Treatment Options Available For Postmenopausal Bleeding
There are many options to treat or control the bleeding after menopause, depending on the cause and source of bleeding.
1- Estrogen Replacement Therapy
Estrogen creams or tablets may be given to you by your doctor if the cause of bleeding in a woman is thinning of the uterine wall or Vaginal atrophy. This estrogen hormone replacement therapy is proven very effective in controlling the bleeding.
2- Polyp Removal
Polyps can be removed surgically if the source of bleeding is endometrial polyps after menopause.
3- Progestin therapy
If there is an outgrowth in uterine wall and blood is coming out from that source, your health care provider prescribed you progesterone hormone which reduces the at outgrowth and prevents the bleeding.

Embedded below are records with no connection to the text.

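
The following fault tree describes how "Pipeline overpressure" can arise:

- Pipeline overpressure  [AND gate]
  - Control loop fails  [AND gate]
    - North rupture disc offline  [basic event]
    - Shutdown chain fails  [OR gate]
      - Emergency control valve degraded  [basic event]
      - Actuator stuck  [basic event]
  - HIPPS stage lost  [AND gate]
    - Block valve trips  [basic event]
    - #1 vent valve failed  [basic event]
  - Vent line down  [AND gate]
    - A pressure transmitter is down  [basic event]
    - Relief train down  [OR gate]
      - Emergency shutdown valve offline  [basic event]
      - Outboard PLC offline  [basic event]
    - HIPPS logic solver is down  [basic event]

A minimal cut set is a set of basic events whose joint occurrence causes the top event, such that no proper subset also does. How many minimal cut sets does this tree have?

Shutdown chain fails [OR]: union of children's cut sets → 2 cut set(s).
Control loop fails [AND]: one cut set from each child combined → 1 × 2 = 2 cut set(s).
HIPPS stage lost [AND]: one cut set from each child combined → 1 × 1 = 1 cut set(s).
Relief train down [OR]: union of children's cut sets → 2 cut set(s).
Vent line down [AND]: one cut set from each child combined → 1 × 2 × 1 = 2 cut set(s).
Pipeline overpressure [AND]: one cut set from each child combined → 2 × 1 × 2 = 4 cut set(s).
Minimal cut sets: {#1 vent valve failed, A pressure transmitter is down, Block valve trips, Emergency control valve degraded, Emergency shutdown valve offline, HIPPS logic solver is down, North rupture disc offline}; {#1 vent valve failed, A pressure transmitter is down, Block valve trips, Emergency control valve degraded, HIPPS logic solver is down, North rupture disc offline, Outboard PLC offline}; {#1 vent valve failed, A pressure transmitter is down, Actuator stuck, Block valve trips, Emergency shutdown valve offline, HIPPS logic solver is down, North rupture disc offline}; {#1 vent valve failed, A pressure transmitter is down, Actuator stuck, Block valve trips, HIPPS logic solver is down, North rupture disc offline, Outboard PLC offline}.

4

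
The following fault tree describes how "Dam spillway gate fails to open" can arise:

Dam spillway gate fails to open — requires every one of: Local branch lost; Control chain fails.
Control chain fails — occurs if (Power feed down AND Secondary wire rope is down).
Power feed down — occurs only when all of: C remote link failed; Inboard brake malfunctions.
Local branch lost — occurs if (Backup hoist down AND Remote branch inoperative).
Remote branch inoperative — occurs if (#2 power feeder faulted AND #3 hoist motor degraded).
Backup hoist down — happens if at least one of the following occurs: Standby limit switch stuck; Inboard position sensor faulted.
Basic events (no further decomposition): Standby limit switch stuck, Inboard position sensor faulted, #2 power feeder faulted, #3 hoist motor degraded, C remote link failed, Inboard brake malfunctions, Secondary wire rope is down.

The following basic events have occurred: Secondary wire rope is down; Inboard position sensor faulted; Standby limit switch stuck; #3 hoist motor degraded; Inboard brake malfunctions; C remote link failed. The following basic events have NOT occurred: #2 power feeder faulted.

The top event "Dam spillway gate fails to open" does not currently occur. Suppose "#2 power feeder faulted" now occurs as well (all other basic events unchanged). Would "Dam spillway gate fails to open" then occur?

Counterfactual: set "#2 power feeder faulted" to occurred.
Backup hoist down [OR]: Standby limit switch stuck=occurs, Inboard position sensor faulted=occurs → at least one input occurs → occurs.
Remote branch inoperative [AND]: #2 power feeder faulted=occurs, #3 hoist motor degraded=occurs → all inputs occur → occurs.
Local branch lost [AND]: Backup hoist down=occurs, Remote branch inoperative=occurs → all inputs occur → occurs.
Power feed down [AND]: C remote link failed=occurs, Inboard brake malfunctions=occurs → all inputs occur → occurs.
Control chain fails [AND]: Power feed down=occurs, Secondary wire rope is down=occurs → all inputs occur → occurs.
Dam spillway gate fails to open [AND]: Local branch lost=occurs, Control chain fails=occurs → all inputs occur → occurs.

Yes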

When all the above mentioned less invasive treatments fail to control the bleeding, then hysterectomy is done. During this procedure, your whole uterus is removed out. But this procedure is recommended only to those women who have completed their pregnancy or those who haven’t responded to other treatments.
5- Dilation and curettage
In this procedure, a thin rod is inserted into the uterus after opening the cervix by your physician to remove out the polyp or any abnormal thickened area of the endometrial wall.
6- Radiation and chemotherapy
Your doctor may recommend radiotherapy or chemotherapy after surgery. This treatment is also used nowadays to control the bleeding that comes after menopause.
In short, postmenopausal bleeding is the bleeding after 1 year of menopause due to multiple causes such as endometrial polyps, hyperplasia, or Vaginal atrophy. The most common cause is endometrial cancer. Through vaginal ultrasound, endometrial biopsy, or hysteroscopy, your doctor finds out the actual cause of your bleeding then treats the underlying cause to control the bleeding. Some patients recovery with only medication, but some have to treat by surgery, chemotherapy, or radiotherapy.